Projects using this repository

  • Drona🤖✈️: is a drone control software that enables drones to be operated using Large Language Models, emphasizing ease of use and accessibility. It's designed to interact with real-world scenarios, specifically in fields like agriculture and disaster relief, where drones can be used for tasks like monitoring crop health or aiding in search and rescue operations, all controlled through simplified, multilingual commands.
  • Window Washing Drone: is a project that aims to automate the process of window washing using a drone.

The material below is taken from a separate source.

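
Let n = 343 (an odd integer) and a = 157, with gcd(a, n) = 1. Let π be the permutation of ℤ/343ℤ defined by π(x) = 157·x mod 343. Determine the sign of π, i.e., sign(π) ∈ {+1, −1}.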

  • ChatDrones: is a project that merges Large Language Models with drone control, enabling users to operate drones through simple natural language commands. It includes a user-friendly web application, allowing for easy input of commands in multiple languages and control of drone movements such as takeoff, landing, and directional navigation.